57. Tuan Arga VS Johan

7 2 0
                                    

Seorang gadis duduk di depan terminal dengan menunduk melihat sepatu yang dikenakan. Matanya berkaca-kaca, memikirkan si pemberi sepatu tersebut. Setelah bertahun-tahun, akhirnya seseorang yang dirindukan kembali. Seharusnya, ia senang saat orang itu datang menemui. Sayangnya, emosi sesaat menguasai hatinya hingga tak bisa berpikir jernih. Beruntung, sosok yang diam-diam dicintainya berusaha memberi pengertian.

“Temui? Enggak? Temui? Enggak? Temui? Enggak?” gumam gadis tersebut.

Tak jauh dari tempat gadis berambut sebahu itu berada, terlihat seorang pria paruh baya berjalan dengan wajah lelah. Pria yang tak lain adalah Pak Zen, menghentikan langkah tatkala melihat sang putri sudah menunggu di depan terminal. Pak Zen tersenyum sumringah, seolah rasa lelahnya hilang dalam sekejap.

“Jill!” teriak Pak Zen seraya melambaikan tangan.

Si pemilik nama menoleh. Perlahan, senyuman terukir di bibir mungil gadis bergaya tomboy itu. Jill bangkit dari tempatnya dan berlari menghampiri sang ayah. Ia menghambur ke pelukan Pak Zen sembari terisak.

“Ayah ...” bisik Jill.

Setelah berjuang dan menunjukkan keseriusan. Akhirnya, Jill membuka hati dan memberi kesempatan pada sang ayah untuk menebus semua kesalahan di masa lalu. Walau luka di hati Jill belum sepenuhnya sembuh. Tapi, ia mencoba untuk meyakinkan diri memulai kehidupan baru tanpa rasa dendam. Mencoba mengesampingkan masa lalu yang menyakitkan.

“Kamu boleh nggak maafin Ayah! Tapi, Ayah mohon, kasih kesempatan Ayah buat nebus semuanya!” pinta Pak Zen penuh harap.

Jill mengangguk pelan dalam dekapan sang ayah. Hatinya yang keras seolah mencair perlahan. Ia banyak memikirkan ucapan Andra hari itu, ketika Andra memberinya saran. Jill pikir, ia lebih beruntung dibandingkan Andra, karena setidaknya, ayahnya mau menyadari kesalahan di masa lalu dan mencoba memperbaiki.

Dalam acara peluk-pelukan tersebut, terdengar suara tak asing yang berbunyi. Pak Zen segera melepaskan pelukannya dari sang putri. Jill mengalihkan pandangan ke arah lain, berusaha menutupi rasa malu.

“Wah, kayaknya ada yang harus diisi nih,” kata Pak Zen terkikih.

“Ayah sih, lama banget keluarnya! 'Kan aku nungguin sampe kelaperan,” balas Jill, berusaha menjaga imej kerennya.

“Kalo gitu, maafin Ayah, ya, Cantik!” Pak Zen berusaha mencairkan suasana agar tak canggung.

“Oh iya, kebetulan di deket sini ada kedai nasi goreng yang enak banget. Gimana kalo kita makan di sana aja?” tawar Pak Zen.

“Kalo kata Ayah di sana makanannya enak, ya udah, kita makan di sana,” jawab Jill tampak antusias.

Jill dan Pak Zen berjalan bersama menuju kedai nasi goreng yang dimaksud. Sambil berjalan, mereka banyak mengobrol. Jill menceritakan tentang kehidupannya saat masih dikejar-kejar oleh rentenir. Sementara Pak Zen menceritakan pengalamannya ketika bersembunyi dan berakhir masuk penjara. Sebuah cerita yang terdengar menyedihkan.
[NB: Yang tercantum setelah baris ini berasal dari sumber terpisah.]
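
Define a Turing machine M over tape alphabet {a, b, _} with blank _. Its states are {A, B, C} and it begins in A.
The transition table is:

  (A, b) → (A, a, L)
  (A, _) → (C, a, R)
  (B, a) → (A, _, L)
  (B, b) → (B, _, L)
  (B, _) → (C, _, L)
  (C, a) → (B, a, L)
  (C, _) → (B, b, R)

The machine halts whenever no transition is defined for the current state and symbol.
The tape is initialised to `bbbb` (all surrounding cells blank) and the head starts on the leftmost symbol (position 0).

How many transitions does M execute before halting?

state=A head=0 tape=__[b]bbb   (A,b)→(A,a,L)
state=A head=-1 tape=_[_]abbb   (A,_)→(C,a,R)
state=C head=0 tape=_a[a]bbb   (C,a)→(B,a,L)
state=B head=-1 tape=_[a]abbb   (B,a)→(A,_,L)
state=A head=-2 tape=[_]_abbb   (A,_)→(C,a,R)
state=C head=-1 tape=a[_]abbb   (C,_)→(B,b,R)
state=B head=0 tape=ab[a]bbb   (B,a)→(A,_,L)
state=A head=-1 tape=a[b]_bbb   (A,b)→(A,a,L)
state=A head=-2 tape=[a]a_bbb
M halts after 8 transitions.

8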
Lewat cerita-cerita itu, keduanya seolah mencoba memahami rasa sakit satu sama lain.

Kurang dari sepuluh menit, Jill dan Pak Zen sudah sampai di kedai tujuan. Kedai sederhana itu tampak ramai dengan para pelanggan yang datang. Jill dan Pak Zen masuk ke kedai dengan berbagi tugas. Jill yang mencari tempat duduk, sementara Pak Zen yang memesan makanan.

Beberapa pelanggan yang sedang makan mengalihkan atensi mereka pada sepasang pemuda yang tengah bercanda di tempat duduk paling ujung. Keakraban dua pemuda tersebut membuat orang-orang di sana berpikir yang tidak-tidak tentang hubungan mereka.

“Mereka pasangan gay kali!” tebak salah seorang pelanggan sembari menyedot es teh.

“Zaman sekarang ngeri, ya. Yang ganteng sukanya sama yang ganteng juga,” timpal seorang gadis dengan seragam batik.